Из белого Ничто, из листа родилось в сознании Нечто. Родилось, сначала рассыпавшись на кусочки, а потом соткавшись из кусочков в мир. Чудесный, восхитительный, чарующий и огромный. В мир, конца которому было не видно, потому что монастырь летел и качался вместе с планетой в огромной, бесконечной, извивающейся в жизни своей и трепетании бездне. Он летел беззвучно и тихо, как иногда парит ловкая птица, как бы и забыв про законы тяготения и прочие запреты к летанию.
— Пиши краской черной… Пиши краской алой, синей, белой или голубой.
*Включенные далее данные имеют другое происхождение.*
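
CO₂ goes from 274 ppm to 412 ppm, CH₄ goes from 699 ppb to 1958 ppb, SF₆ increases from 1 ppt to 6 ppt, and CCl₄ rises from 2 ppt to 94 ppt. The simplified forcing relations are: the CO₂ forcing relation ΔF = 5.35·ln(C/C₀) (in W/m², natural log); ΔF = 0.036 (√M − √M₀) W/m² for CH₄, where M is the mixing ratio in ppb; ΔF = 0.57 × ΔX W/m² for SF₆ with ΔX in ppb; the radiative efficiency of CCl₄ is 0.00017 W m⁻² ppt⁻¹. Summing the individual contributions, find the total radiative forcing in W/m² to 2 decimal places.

CO₂: 5.35 × ln(412/274) = 5.35 × ln(1.50365) = 5.35 × 0.40790 = 2.1823 W/m².
CH₄: 0.036 × (√1958 − √699) = 0.036 × (44.2493 − 26.4386) = 0.036 × 17.8107 = 0.6412 W/m².
SF₆: Δ = 6 − 1 = 5 ppt = 0.005 ppb; ΔF = 0.57 × 0.005 = 0.0029 W/m².
CCl₄: ΔF = 0.00017 × (94 − 2) = 0.00017 × 92 = 0.0156 W/m².
Total ΔF = 2.1823 + 0.6412 + 0.0029 + 0.0156 = 2.8420 W/m².

ΔF = 2.84 W/m²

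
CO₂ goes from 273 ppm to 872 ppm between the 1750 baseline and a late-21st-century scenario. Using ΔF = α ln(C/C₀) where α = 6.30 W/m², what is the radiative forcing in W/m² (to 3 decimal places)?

ΔF = 7.316 W/m²

CO₂: 6.30 × ln(872/273) = 6.30 × ln(3.19414) = 6.30 × 1.16132 = 7.3163 W/m².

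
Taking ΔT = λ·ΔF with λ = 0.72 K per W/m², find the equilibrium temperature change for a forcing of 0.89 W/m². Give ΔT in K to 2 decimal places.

ΔT = λ ΔF = 0.72 × 0.89 = 0.6408 K.

ΔT = 0.64 K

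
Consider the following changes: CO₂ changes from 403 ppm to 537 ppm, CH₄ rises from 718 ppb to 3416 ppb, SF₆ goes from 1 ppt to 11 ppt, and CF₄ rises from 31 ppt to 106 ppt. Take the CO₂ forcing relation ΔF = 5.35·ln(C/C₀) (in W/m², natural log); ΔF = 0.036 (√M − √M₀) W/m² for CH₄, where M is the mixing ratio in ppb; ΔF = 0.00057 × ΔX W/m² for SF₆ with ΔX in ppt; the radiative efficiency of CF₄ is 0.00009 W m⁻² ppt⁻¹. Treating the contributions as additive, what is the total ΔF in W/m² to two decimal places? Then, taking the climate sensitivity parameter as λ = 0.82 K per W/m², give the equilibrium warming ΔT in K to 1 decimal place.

ΔF = 2.69 W/m²; ΔT = 2.2 K

CO₂: 5.35 × ln(537/403) = 5.35 × ln(1.33251) = 5.35 × 0.28706 = 1.5358 W/m².
CH₄: 0.036 × (√3416 − √718) = 0.036 × (58.4466 − 26.7955) = 0.036 × 31.6511 = 1.1394 W/m².
SF₆: ΔF = 0.00057 × (11 − 1) = 0.00057 × 10 = 0.0057 W/m².
CF₄: ΔF = 0.00009 × (106 − 31) = 0.00009 × 75 = 0.0068 W/m².
Total ΔF = 1.5358 + 1.1394 + 0.0057 + 0.0068 = 2.6877 W/m².
ΔT = λ ΔF = 0.82 × 2.69 = 2.2058 K.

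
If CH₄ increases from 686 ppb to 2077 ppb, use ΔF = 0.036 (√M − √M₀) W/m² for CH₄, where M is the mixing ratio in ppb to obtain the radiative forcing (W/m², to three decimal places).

CH₄: 0.036 × (√2077 − √686) = 0.036 × (45.5741 − 26.1916) = 0.036 × 19.3825 = 0.6978 W/m².

ΔF = 0.698 W/m²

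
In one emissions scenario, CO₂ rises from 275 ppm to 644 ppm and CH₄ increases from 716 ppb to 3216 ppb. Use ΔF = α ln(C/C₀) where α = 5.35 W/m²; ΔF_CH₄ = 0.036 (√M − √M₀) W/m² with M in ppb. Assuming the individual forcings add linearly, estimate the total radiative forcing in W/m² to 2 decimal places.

CO₂: 5.35 × ln(644/275) = 5.35 × ln(2.34182) = 5.35 × 0.85093 = 4.5525 W/m².
CH₄: 0.036 × (√3216 − √716) = 0.036 × (56.7098 − 26.7582) = 0.036 × 29.9516 = 1.0783 W/m².
Total ΔF = 4.5525 + 1.0783 = 5.6308 W/m².

ΔF = 5.63 W/m²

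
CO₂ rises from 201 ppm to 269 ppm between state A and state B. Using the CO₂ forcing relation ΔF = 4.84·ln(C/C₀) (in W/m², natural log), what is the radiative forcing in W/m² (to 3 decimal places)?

CO₂: 4.84 × ln(269/201) = 4.84 × ln(1.33831) = 4.84 × 0.29141 = 1.4104 W/m².

ΔF = 1.410 W/m²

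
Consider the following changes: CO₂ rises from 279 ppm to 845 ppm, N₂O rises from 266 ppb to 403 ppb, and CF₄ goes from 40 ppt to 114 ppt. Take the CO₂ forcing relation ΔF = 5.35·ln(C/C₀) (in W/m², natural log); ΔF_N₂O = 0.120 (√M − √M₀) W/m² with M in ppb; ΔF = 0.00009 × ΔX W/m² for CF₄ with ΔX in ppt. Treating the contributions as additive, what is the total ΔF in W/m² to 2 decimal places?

ΔF = 6.39 W/m²

CO₂: 5.35 × ln(845/279) = 5.35 × ln(3.02867) = 5.35 × 1.10812 = 5.9284 W/m².
N₂O: 0.120 × (√403 − √266) = 0.120 × (20.0749 − 16.3095) = 0.120 × 3.7654 = 0.4518 W/m².
CF₄: ΔF = 0.00009 × (114 − 40) = 0.00009 × 74 = 0.0067 W/m².
Total ΔF = 5.9284 + 0.4518 + 0.0067 = 6.3869 W/m².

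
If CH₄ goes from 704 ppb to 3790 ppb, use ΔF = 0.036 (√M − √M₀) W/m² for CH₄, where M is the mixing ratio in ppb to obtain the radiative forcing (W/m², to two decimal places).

ΔF = 1.26 W/m²

CH₄: 0.036 × (√3790 − √704) = 0.036 × (61.5630 − 26.5330) = 0.036 × 35.0300 = 1.2611 W/m².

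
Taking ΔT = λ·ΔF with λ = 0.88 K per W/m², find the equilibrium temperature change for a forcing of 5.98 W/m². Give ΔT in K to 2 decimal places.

ΔT = λ ΔF = 0.88 × 5.98 = 5.2624 K.

ΔT = 5.26 K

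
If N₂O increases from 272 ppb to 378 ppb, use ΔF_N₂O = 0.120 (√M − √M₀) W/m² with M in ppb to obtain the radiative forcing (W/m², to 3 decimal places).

N₂O: 0.120 × (√378 − √272) = 0.120 × (19.4422 − 16.4924) = 0.120 × 2.9498 = 0.3540 W/m².

ΔF = 0.354 W/m²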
Лик же можешь писать черным, коричневым, иногда же по согласованию с братом старшим своим и наставником или же старцем мудрым и наставленным в трудном монастырском учении можешь, согласовавшись с уставом, писать краской темно-зеленой, но то — в редких, особенных случаях, потому как никогда фон не писали темно-зеленой краской, а края ковчега пусть будут опять же черные.
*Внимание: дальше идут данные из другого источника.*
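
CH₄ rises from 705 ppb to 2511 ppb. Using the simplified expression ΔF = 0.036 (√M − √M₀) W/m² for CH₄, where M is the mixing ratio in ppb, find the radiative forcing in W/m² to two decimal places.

CH₄: 0.036 × (√2511 − √705) = 0.036 × (50.1099 − 26.5518) = 0.036 × 23.5581 = 0.8481 W/m².

ΔF = 0.85 W/m²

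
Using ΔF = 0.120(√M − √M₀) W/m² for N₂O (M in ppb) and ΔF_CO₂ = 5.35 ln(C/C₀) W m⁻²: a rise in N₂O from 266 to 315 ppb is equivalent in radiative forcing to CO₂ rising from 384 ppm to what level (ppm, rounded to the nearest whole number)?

C ≈ 397 ppm

N₂O forcing: 0.120 × (√315 − √266) = 0.120 × (17.7482 − 16.3095) = 0.120 × 1.4387 = 0.17264 W/m².
Set 5.35 ln(C/384) = 0.17264: ln(C/384) = 0.17264/5.35 = 0.03227, so C = 384 × e^0.03227 = 384 × 1.03280 = 396.60 ppm.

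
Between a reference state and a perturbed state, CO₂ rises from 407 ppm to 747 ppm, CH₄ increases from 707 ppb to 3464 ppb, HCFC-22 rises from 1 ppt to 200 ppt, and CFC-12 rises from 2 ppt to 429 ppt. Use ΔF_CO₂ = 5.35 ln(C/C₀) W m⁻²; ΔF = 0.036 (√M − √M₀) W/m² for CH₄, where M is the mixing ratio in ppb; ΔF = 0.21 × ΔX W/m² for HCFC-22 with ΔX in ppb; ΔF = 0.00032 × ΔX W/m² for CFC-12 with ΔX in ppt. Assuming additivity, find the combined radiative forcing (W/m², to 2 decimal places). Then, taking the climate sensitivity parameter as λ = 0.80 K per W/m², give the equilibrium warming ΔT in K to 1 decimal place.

CO₂: 5.35 × ln(747/407) = 5.35 × ln(1.83538) = 5.35 × 0.60725 = 3.2488 W/m².
CH₄: 0.036 × (√3464 − √707) = 0.036 × (58.8558 − 26.5895) = 0.036 × 32.2663 = 1.1616 W/m².
HCFC-22: Δ = 200 − 1 = 199 ppt = 0.199 ppb; ΔF = 0.21 × 0.199 = 0.0418 W/m².
CFC-12: ΔF = 0.00032 × (429 − 2) = 0.00032 × 427 = 0.1366 W/m².
Total ΔF = 3.2488 + 1.1616 + 0.0418 + 0.1366 = 4.5888 W/m².
ΔT = λ ΔF = 0.80 × 4.59 = 3.6720 K.

ΔF = 4.59 W/m²; ΔT = 3.7 K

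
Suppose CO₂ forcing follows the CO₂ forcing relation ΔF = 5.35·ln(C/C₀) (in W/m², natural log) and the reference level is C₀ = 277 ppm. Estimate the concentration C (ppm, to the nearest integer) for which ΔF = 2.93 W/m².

Set 5.35 ln(C/277) = 2.93, so ln(C/277) = 2.93/5.35 = 0.54766.
Then C/277 = e^0.54766 = 1.72920, giving C = 277 × 1.72920 = 478.99 ppm.

C ≈ 479 ppm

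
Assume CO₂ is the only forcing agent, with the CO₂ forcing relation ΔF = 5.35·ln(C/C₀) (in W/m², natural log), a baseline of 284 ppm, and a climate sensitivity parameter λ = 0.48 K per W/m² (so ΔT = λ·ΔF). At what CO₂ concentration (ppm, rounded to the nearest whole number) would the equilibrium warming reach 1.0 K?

Required forcing: ΔF = ΔT/λ = 1.0/0.48 = 2.0833 W/m².
Then ln(C/284) = ΔF/5.35 = 2.0833/5.35 = 0.38940.
So C = 284 × e^0.38940 = 284 × 1.47609 = 419.21 ppm.

C ≈ 419 ppm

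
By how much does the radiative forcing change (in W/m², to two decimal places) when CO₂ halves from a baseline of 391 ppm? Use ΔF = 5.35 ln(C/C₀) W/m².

ΔF = 5.35 × ln(0.5) = 5.35 × -0.69315 = -3.7084 W/m².

ΔF = -3.71 W/m²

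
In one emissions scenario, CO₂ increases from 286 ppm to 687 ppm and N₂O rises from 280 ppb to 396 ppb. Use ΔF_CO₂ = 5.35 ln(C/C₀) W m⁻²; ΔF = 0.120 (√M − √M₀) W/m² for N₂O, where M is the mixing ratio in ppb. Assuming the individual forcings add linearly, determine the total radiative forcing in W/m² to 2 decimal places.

CO₂: 5.35 × ln(687/286) = 5.35 × ln(2.40210) = 5.35 × 0.87634 = 4.6884 W/m².
N₂O: 0.120 × (√396 − √280) = 0.120 × (19.8997 − 16.7332) = 0.120 × 3.1665 = 0.3800 W/m².
Total ΔF = 4.6884 + 0.3800 = 5.0684 W/m².

ΔF = 5.07 W/m²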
Звучит голос старца Никодима.
Майков не слышит.
Тот прекрасный и не значащий ничего реального образ, то колыхание души, которое есть в нем, застилает все.
Образ, наполненный счастливым предчувствием, он не променял бы сейчас ни на что.
Образ сейчас перед ним.
Он видит его, кажется ему — что понимает его. Этот тройной полет фигур, это сложение, разложение и снова сложение, эти тройные колебания мира, они бьют его в душу. Этот тройной вздох мира, перед тем как родиться ему в фантазии Майкова, это было рождение того, что еще более, как ни странно, соединило его в этот момент с монастырем, соединило не формальными красками и образами, о которых шептал ему сейчас старец, а чем-то иным, чем-то неизменно более глубоким, тем, что двигало, видимо, и художника, писавшего лик Спаса в силах.
«Троица-то, может, и правда есть», — подумал вдруг Майков неожиданно, как бы сознаваясь в том, что колебался, признавая день назад эту Троицу. — «Вот ведь какая она хитрая штука — жизнь, — подумал он еще, — какая тайная и хитрая».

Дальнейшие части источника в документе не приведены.